Los diputados de la Segunda República debatieron el 1 de octubre de 1931 si finalmente habían aprobado el voto femenino. Un sector de los republicanos defendió entonces que no era el momento de conceder el voto a las españolas, porque presuntamente estaban manipuladas por sus sacerdotes y habrían votado por la derecha católica y monárquica. Pero Trinidad Arroyo no era precisamente una piadosa conservadora, como apunta Cristina Márquez Arroyo, sobrina de una prima del oftalmólogo. “Trini era comunista.
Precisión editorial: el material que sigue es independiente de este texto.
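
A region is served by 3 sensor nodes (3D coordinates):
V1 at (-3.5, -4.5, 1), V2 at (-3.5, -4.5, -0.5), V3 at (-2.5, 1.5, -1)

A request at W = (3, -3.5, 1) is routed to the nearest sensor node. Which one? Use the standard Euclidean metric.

V1

Since √ is increasing, it suffices to compare squared distances:
|WV1|² = (3−(-3.5))² + (-3.5−(-4.5))² + (1−1)² = 42.25 + 1 + 0 = 43.25
|WV2|² = (3−(-3.5))² + (-3.5−(-4.5))² + (1−(-0.5))² = 42.25 + 1 + 2.25 = 45.5
|WV3|² = (3−(-2.5))² + (-3.5−1.5)² + (1−(-1))² = 30.25 + 25 + 4 = 59.25
Minimum is at V1.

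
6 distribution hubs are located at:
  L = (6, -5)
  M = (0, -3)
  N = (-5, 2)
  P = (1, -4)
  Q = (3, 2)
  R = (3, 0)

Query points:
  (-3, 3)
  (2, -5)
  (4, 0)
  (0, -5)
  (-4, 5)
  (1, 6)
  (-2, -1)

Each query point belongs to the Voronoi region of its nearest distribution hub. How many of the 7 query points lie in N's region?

(-3, 3) — d² to each: L:145, M:45, N:5, P:65, Q:37, R:45 → nearest is N
(2, -5) — d² to each: L:16, M:8, N:98, P:2, Q:50, R:26 → nearest is P
(4, 0) — d² to each: L:29, M:25, N:85, P:25, Q:5, R:1 → nearest is R
(0, -5) — d² to each: L:36, M:4, N:74, P:2, Q:58, R:34 → nearest is P
(-4, 5) — d² to each: L:200, M:80, N:10, P:106, Q:58, R:74 → nearest is N
(1, 6) — d² to each: L:146, M:82, N:52, P:100, Q:20, R:40 → nearest is Q
(-2, -1) — d² to each: L:80, M:8, N:18, P:18, Q:34, R:26 → nearest is M
2 of the 7 points have N as nearest.

2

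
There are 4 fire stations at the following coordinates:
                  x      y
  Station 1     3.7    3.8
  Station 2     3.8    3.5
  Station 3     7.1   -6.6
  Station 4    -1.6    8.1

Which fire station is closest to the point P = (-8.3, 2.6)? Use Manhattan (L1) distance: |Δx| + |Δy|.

Station 4

d(P, Station 1) = |-8.3−3.7| + |2.6−3.8| = 12 + 1.2 = 13.2
d(P, Station 2) = |-8.3−3.8| + |2.6−3.5| = 12.1 + 0.9 = 13
d(P, Station 3) = |-8.3−7.1| + |2.6−(-6.6)| = 15.4 + 9.2 = 24.6
d(P, Station 4) = |-8.3−(-1.6)| + |2.6−8.1| = 6.7 + 5.5 = 12.2
The smallest is to Station 4, so P lies in the Voronoi region of Station 4.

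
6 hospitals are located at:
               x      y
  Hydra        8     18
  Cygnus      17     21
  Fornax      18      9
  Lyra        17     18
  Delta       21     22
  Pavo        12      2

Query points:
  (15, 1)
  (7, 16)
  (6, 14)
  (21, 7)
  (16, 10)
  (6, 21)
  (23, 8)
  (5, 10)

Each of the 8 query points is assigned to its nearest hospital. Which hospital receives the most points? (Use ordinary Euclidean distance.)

(15, 1) — d² to each: Hydra:338, Cygnus:404, Fornax:73, Lyra:293, Delta:477, Pavo:10 → nearest is Pavo
(7, 16) — d² to each: Hydra:5, Cygnus:125, Fornax:170, Lyra:104, Delta:232, Pavo:221 → nearest is Hydra
(6, 14) — d² to each: Hydra:20, Cygnus:170, Fornax:169, Lyra:137, Delta:289, Pavo:180 → nearest is Hydra
(21, 7) — d² to each: Hydra:290, Cygnus:212, Fornax:13, Lyra:137, Delta:225, Pavo:106 → nearest is Fornax
(16, 10) — d² to each: Hydra:128, Cygnus:122, Fornax:5, Lyra:65, Delta:169, Pavo:80 → nearest is Fornax
(6, 21) — d² to each: Hydra:13, Cygnus:121, Fornax:288, Lyra:130, Delta:226, Pavo:397 → nearest is Hydra
(23, 8) — d² to each: Hydra:325, Cygnus:205, Fornax:26, Lyra:136, Delta:200, Pavo:157 → nearest is Fornax
(5, 10) — d² to each: Hydra:73, Cygnus:265, Fornax:170, Lyra:208, Delta:400, Pavo:113 → nearest is Hydra
Tally — Hydra:4, Fornax:3, Pavo:1. Hydra captures the most (4).

Hydra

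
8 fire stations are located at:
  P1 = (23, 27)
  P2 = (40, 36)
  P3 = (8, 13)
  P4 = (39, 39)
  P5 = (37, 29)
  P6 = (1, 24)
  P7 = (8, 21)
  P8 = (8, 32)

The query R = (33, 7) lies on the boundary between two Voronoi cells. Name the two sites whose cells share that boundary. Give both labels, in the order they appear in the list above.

P1 and P5

Squared distances from R to each site:
|RP1|² = 100 + 400 = 500
|RP2|² = 49 + 841 = 890
|RP3|² = 625 + 36 = 661
|RP4|² = 36 + 1024 = 1060
|RP5|² = 16 + 484 = 500
|RP6|² = 1024 + 289 = 1313
|RP7|² = 625 + 196 = 821
|RP8|² = 625 + 625 = 1250
R is equidistant from P1 and P5 (both at squared distance 500), and every other site is strictly farther — so R lies on the P1–P5 Voronoi edge.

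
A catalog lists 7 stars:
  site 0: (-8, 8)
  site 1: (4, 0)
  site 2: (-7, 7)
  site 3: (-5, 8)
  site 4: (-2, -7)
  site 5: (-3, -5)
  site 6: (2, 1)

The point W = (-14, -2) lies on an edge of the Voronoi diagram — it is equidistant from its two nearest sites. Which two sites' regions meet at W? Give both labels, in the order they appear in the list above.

site 2 and site 5

Squared distances from W to each site:
d²(W, site 0) = (-14−(-8))² + (-2−8)² = 36 + 100 = 136
d²(W, site 1) = (-14−4)² + (-2−0)² = 324 + 4 = 328
d²(W, site 2) = (-14−(-7))² + (-2−7)² = 49 + 81 = 130
d²(W, site 3) = (-14−(-5))² + (-2−8)² = 81 + 100 = 181
d²(W, site 4) = (-14−(-2))² + (-2−(-7))² = 144 + 25 = 169
d²(W, site 5) = (-14−(-3))² + (-2−(-5))² = 121 + 9 = 130
d²(W, site 6) = (-14−2)² + (-2−1)² = 256 + 9 = 265
W is equidistant from site 2 and site 5 (both at squared distance 130), and every other site is strictly farther — so W lies on the site 2–site 5 Voronoi edge.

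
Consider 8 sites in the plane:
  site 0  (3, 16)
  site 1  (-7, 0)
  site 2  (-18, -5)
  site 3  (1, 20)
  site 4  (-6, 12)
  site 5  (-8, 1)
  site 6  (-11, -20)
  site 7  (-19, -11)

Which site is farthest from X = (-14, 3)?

Since √ is increasing, it suffices to compare squared distances:
d²(X, site 0) = 289 + 169 = 458
d²(X, site 1) = 49 + 9 = 58
d²(X, site 2) = 16 + 64 = 80
d²(X, site 3) = 225 + 289 = 514
d²(X, site 4) = 64 + 81 = 145
d²(X, site 5) = 36 + 4 = 40
d²(X, site 6) = 9 + 529 = 538
d²(X, site 7) = 25 + 196 = 221
The largest is to site 6.

site 6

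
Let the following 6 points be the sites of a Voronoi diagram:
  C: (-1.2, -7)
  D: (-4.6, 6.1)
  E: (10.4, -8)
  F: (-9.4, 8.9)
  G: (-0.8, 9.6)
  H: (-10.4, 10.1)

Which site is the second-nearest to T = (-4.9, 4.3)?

F

Since √ is increasing, it suffices to compare squared distances:
|TC|² = (-4.9−(-1.2))² + (4.3−(-7))² = 13.69 + 127.69 = 141.38
|TD|² = (-4.9−(-4.6))² + (4.3−6.1)² = 0.09 + 3.24 = 3.33
|TE|² = (-4.9−10.4)² + (4.3−(-8))² = 234.09 + 151.29 = 385.38
|TF|² = (-4.9−(-9.4))² + (4.3−8.9)² = 20.25 + 21.16 = 41.41
|TG|² = (-4.9−(-0.8))² + (4.3−9.6)² = 16.81 + 28.09 = 44.9
|TH|² = (-4.9−(-10.4))² + (4.3−10.1)² = 30.25 + 33.64 = 63.89
Sorted ascending: D, F, G, … — the second-nearest is F.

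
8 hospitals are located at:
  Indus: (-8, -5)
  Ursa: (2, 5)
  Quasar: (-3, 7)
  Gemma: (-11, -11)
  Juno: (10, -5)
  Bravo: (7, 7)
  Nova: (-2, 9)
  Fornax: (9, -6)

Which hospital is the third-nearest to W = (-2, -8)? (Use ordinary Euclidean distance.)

Compare squared distances (the ordering matches that of the actual distances):
d²(W, Indus) = (-2−(-8))² + (-8−(-5))² = 36 + 9 = 45
d²(W, Ursa) = (-2−2)² + (-8−5)² = 16 + 169 = 185
d²(W, Quasar) = (-2−(-3))² + (-8−7)² = 1 + 225 = 226
d²(W, Gemma) = (-2−(-11))² + (-8−(-11))² = 81 + 9 = 90
d²(W, Juno) = (-2−10)² + (-8−(-5))² = 144 + 9 = 153
d²(W, Bravo) = (-2−7)² + (-8−7)² = 81 + 225 = 306
d²(W, Nova) = (-2−(-2))² + (-8−9)² = 0 + 289 = 289
d²(W, Fornax) = (-2−9)² + (-8−(-6))² = 121 + 4 = 125
Sorted ascending: Indus, Gemma, Fornax, Juno, … — the third-nearest is Fornax.

Fornax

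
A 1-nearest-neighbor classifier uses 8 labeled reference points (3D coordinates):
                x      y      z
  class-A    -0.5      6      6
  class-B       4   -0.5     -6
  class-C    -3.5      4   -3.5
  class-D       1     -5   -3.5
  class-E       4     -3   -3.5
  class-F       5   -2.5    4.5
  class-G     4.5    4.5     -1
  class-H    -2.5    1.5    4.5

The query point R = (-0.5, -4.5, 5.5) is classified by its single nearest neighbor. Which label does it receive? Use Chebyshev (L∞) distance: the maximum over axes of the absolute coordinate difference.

d(R, class-A) = max(0, 10.5, 0.5) = 10.5
d(R, class-B) = max(4.5, 4, 11.5) = 11.5
d(R, class-C) = max(3, 8.5, 9) = 9
d(R, class-D) = max(1.5, 0.5, 9) = 9
d(R, class-E) = max(4.5, 1.5, 9) = 9
d(R, class-F) = max(5.5, 2, 1) = 5.5
d(R, class-G) = max(5, 9, 6.5) = 9
d(R, class-H) = max(2, 6, 1) = 6
Minimum is at class-F.

class-F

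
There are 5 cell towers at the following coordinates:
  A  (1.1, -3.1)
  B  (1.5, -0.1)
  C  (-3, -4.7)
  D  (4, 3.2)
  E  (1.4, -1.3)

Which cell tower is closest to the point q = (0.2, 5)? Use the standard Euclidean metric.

D

Squared Euclidean distances:
|qA|² = (0.2−1.1)² + (5−(-3.1))² = 0.81 + 65.61 = 66.42
|qB|² = (0.2−1.5)² + (5−(-0.1))² = 1.69 + 26.01 = 27.7
|qC|² = (0.2−(-3))² + (5−(-4.7))² = 10.24 + 94.09 = 104.33
|qD|² = (0.2−4)² + (5−3.2)² = 14.44 + 3.24 = 17.68
|qE|² = (0.2−1.4)² + (5−(-1.3))² = 1.44 + 39.69 = 41.13
Minimum is at D.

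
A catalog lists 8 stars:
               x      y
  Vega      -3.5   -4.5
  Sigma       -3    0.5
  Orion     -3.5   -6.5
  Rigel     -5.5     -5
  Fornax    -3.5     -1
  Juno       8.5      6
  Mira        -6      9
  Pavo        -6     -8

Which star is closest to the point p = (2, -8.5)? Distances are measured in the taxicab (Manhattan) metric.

d(p, Vega) = |2−(-3.5)| + |-8.5−(-4.5)| = 5.5 + 4 = 9.5
d(p, Sigma) = |2−(-3)| + |-8.5−0.5| = 5 + 9 = 14
d(p, Orion) = |2−(-3.5)| + |-8.5−(-6.5)| = 5.5 + 2 = 7.5
d(p, Rigel) = |2−(-5.5)| + |-8.5−(-5)| = 7.5 + 3.5 = 11
d(p, Fornax) = |2−(-3.5)| + |-8.5−(-1)| = 5.5 + 7.5 = 13
d(p, Juno) = |2−8.5| + |-8.5−6| = 6.5 + 14.5 = 21
d(p, Mira) = |2−(-6)| + |-8.5−9| = 8 + 17.5 = 25.5
d(p, Pavo) = |2−(-6)| + |-8.5−(-8)| = 8 + 0.5 = 8.5
Orion is nearest.

Orion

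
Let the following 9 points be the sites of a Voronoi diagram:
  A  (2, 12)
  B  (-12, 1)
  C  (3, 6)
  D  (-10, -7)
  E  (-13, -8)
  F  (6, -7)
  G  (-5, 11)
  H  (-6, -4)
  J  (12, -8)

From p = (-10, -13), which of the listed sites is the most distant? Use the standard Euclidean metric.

A

Squared Euclidean distances:
|pA|² = 144 + 625 = 769
|pB|² = 4 + 196 = 200
|pC|² = 169 + 361 = 530
|pD|² = 0 + 36 = 36
|pE|² = 9 + 25 = 34
|pF|² = 256 + 36 = 292
|pG|² = 25 + 576 = 601
|pH|² = 16 + 81 = 97
|pJ|² = 484 + 25 = 509
The largest is to A.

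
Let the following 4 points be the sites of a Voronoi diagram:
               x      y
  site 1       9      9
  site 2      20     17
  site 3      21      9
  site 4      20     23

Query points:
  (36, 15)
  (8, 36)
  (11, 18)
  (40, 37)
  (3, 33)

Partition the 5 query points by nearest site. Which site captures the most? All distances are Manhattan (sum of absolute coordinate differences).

site 4

(36, 15) — d to each: site 1:33, site 2:18, site 3:21, site 4:24 → nearest is site 2
(8, 36) — d to each: site 1:28, site 2:31, site 3:40, site 4:25 → nearest is site 4
(11, 18) — d to each: site 1:11, site 2:10, site 3:19, site 4:14 → nearest is site 2
(40, 37) — d to each: site 1:59, site 2:40, site 3:47, site 4:34 → nearest is site 4
(3, 33) — d to each: site 1:30, site 2:33, site 3:42, site 4:27 → nearest is site 4
Tally — site 2:2, site 4:3. site 4 captures the most (3).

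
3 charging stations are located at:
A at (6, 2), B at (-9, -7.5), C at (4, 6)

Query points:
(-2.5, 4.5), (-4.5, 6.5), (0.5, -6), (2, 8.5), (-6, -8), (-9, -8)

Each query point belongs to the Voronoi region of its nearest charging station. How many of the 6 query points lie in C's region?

(-2.5, 4.5) — d² to each: A:78.5, B:186.25, C:44.5 → nearest is C
(-4.5, 6.5) — d² to each: A:130.5, B:216.25, C:72.5 → nearest is C
(0.5, -6) — d² to each: A:94.25, B:92.5, C:156.25 → nearest is B
(2, 8.5) — d² to each: A:58.25, B:377, C:10.25 → nearest is C
(-6, -8) — d² to each: A:244, B:9.25, C:296 → nearest is B
(-9, -8) — d² to each: A:325, B:0.25, C:365 → nearest is B
3 of the 6 points have C as nearest.

3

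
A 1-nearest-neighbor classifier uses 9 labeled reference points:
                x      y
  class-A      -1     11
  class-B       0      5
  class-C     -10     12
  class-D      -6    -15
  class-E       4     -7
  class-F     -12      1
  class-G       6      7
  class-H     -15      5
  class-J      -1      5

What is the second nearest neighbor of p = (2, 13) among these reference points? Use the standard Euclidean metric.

class-G

Squared Euclidean distances:
d²(p, class-A) = 9 + 4 = 13
d²(p, class-B) = 4 + 64 = 68
d²(p, class-C) = 144 + 1 = 145
d²(p, class-D) = 64 + 784 = 848
d²(p, class-E) = 4 + 400 = 404
d²(p, class-F) = 196 + 144 = 340
d²(p, class-G) = 16 + 36 = 52
d²(p, class-H) = 289 + 64 = 353
d²(p, class-J) = 9 + 64 = 73
Sorted ascending: class-A, class-G, class-B, … — the second-nearest is class-G.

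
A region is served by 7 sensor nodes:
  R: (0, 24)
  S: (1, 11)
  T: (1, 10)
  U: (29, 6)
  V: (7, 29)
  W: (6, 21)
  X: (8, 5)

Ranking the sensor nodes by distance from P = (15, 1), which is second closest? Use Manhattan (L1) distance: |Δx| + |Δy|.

U

d(P,R) = |15−0| + |1−24| = 15 + 23 = 38
d(P,S) = |15−1| + |1−11| = 14 + 10 = 24
d(P,T) = |15−1| + |1−10| = 14 + 9 = 23
d(P,U) = |15−29| + |1−6| = 14 + 5 = 19
d(P,V) = |15−7| + |1−29| = 8 + 28 = 36
d(P,W) = |15−6| + |1−21| = 9 + 20 = 29
d(P,X) = |15−8| + |1−5| = 7 + 4 = 11
Sorted ascending: X, U, T, … — the second-nearest is U.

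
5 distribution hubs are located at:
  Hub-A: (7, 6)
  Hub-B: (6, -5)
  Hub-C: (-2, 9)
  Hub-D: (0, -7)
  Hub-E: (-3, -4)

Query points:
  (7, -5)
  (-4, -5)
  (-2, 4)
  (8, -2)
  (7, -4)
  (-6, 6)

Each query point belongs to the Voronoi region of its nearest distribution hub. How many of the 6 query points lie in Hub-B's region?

(7, -5) — d² to each: Hub-A:121, Hub-B:1, Hub-C:277, Hub-D:53, Hub-E:101 → nearest is Hub-B
(-4, -5) — d² to each: Hub-A:242, Hub-B:100, Hub-C:200, Hub-D:20, Hub-E:2 → nearest is Hub-E
(-2, 4) — d² to each: Hub-A:85, Hub-B:145, Hub-C:25, Hub-D:125, Hub-E:65 → nearest is Hub-C
(8, -2) — d² to each: Hub-A:65, Hub-B:13, Hub-C:221, Hub-D:89, Hub-E:125 → nearest is Hub-B
(7, -4) — d² to each: Hub-A:100, Hub-B:2, Hub-C:250, Hub-D:58, Hub-E:100 → nearest is Hub-B
(-6, 6) — d² to each: Hub-A:169, Hub-B:265, Hub-C:25, Hub-D:205, Hub-E:109 → nearest is Hub-C
3 of the 6 points have Hub-B as nearest.

3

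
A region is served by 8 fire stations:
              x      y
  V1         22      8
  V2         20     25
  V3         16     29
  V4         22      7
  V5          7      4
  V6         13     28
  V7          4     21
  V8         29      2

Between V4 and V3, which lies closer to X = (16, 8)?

Compare squared distances:
|XV4|² = (16−22)² + (8−7)² = 36 + 1 = 37
|XV3|² = (16−16)² + (8−29)² = 0 + 441 = 441
37 < 441, so V4 is closer.

V4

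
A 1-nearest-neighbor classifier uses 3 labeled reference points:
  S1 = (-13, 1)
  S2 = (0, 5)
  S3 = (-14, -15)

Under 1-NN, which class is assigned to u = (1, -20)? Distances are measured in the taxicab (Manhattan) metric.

S3

d(u,S1) = 14 + 21 = 35
d(u,S2) = 1 + 25 = 26
d(u,S3) = 15 + 5 = 20
S3 is nearest.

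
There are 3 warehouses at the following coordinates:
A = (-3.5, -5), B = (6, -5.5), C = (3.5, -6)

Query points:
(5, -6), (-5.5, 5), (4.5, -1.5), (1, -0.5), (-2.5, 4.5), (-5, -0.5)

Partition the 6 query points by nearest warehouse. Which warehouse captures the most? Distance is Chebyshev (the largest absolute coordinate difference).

(5, -6) — d to each: A:8.5, B:1, C:1.5 → nearest is B
(-5.5, 5) — d to each: A:10, B:11.5, C:11 → nearest is A
(4.5, -1.5) — d to each: A:8, B:4, C:4.5 → nearest is B
(1, -0.5) — d to each: A:4.5, B:5, C:5.5 → nearest is A
(-2.5, 4.5) — d to each: A:9.5, B:10, C:10.5 → nearest is A
(-5, -0.5) — d to each: A:4.5, B:11, C:8.5 → nearest is A
Tally — A:4, B:2. A captures the most (4).

A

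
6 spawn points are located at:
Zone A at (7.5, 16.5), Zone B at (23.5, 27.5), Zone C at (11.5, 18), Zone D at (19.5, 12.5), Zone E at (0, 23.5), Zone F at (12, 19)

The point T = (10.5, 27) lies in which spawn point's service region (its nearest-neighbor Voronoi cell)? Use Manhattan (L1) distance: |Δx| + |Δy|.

d(T, Zone A) = |10.5−7.5| + |27−16.5| = 3 + 10.5 = 13.5
d(T, Zone B) = |10.5−23.5| + |27−27.5| = 13 + 0.5 = 13.5
d(T, Zone C) = |10.5−11.5| + |27−18| = 1 + 9 = 10
d(T, Zone D) = |10.5−19.5| + |27−12.5| = 9 + 14.5 = 23.5
d(T, Zone E) = |10.5−0| + |27−23.5| = 10.5 + 3.5 = 14
d(T, Zone F) = |10.5−12| + |27−19| = 1.5 + 8 = 9.5
The smallest is to Zone F, so T lies in the Voronoi region of Zone F.

Zone F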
Creo que por eso no es muy conocida en España”, reflexiona al teléfono desde su casa en Nueva York.

Formulario de ingreso a Trinidad Arroyo en México como solicitante de asilo político, en 1939.
Formulario de ingreso a Trinidad Arroyo en México como solicitante de asilo político, en 1939.PAREJAS

Arroyo fue vicepresidenta del Comité Nacional de Mujeres Antifascistas y en 1937, junto con su marido, fundó la Asociación Española para las Relaciones Culturales con la URSS. En plena Guerra Civil Española, ambos acudieron al Moscú de Stalin para celebrar el Día del Trabajo. Y ambos huyeron de España ante el avance de las tropas franquistas. La nieta del primo de Arroyo recuerda que su nuevo hogar en la Ciudad de México se convirtió en lugar de reunión de intelectuales exiliados, como el poeta León Felipe y el escritor Max Aub. Trinidad Arroyo murió en la capital mexicana en 1959, a los 87 años, sin hijos.

La oftalmóloga no ha olvidado el país del que fue expulsada. Dejó su patrimonio al Instituto de Enseñanza Secundaria Jorge Manrique de Palencia, donde había estudiado, con el mandato de financiar becas para alumnos de escasos recursos, con posibilidad de costear también la carrera de Medicina. La herencia incluía acciones, una casa en Palencia y unos 11.000 metros cuadrados de terreno en la madrileña zona de Puerta de Hierro, según Isidro Prieto, profesor de latín jubilado del instituto y exsecretario de la fundación creada para gestionar las becas de estudio. El terreno se vendió en los años 80 por aproximadamente 300 millones de pesetas. Según relatos de Prieto, unos 150 jóvenes estudiaron medicina gracias al legado de Trinidad Arroyo. La mayoría de las mujeres.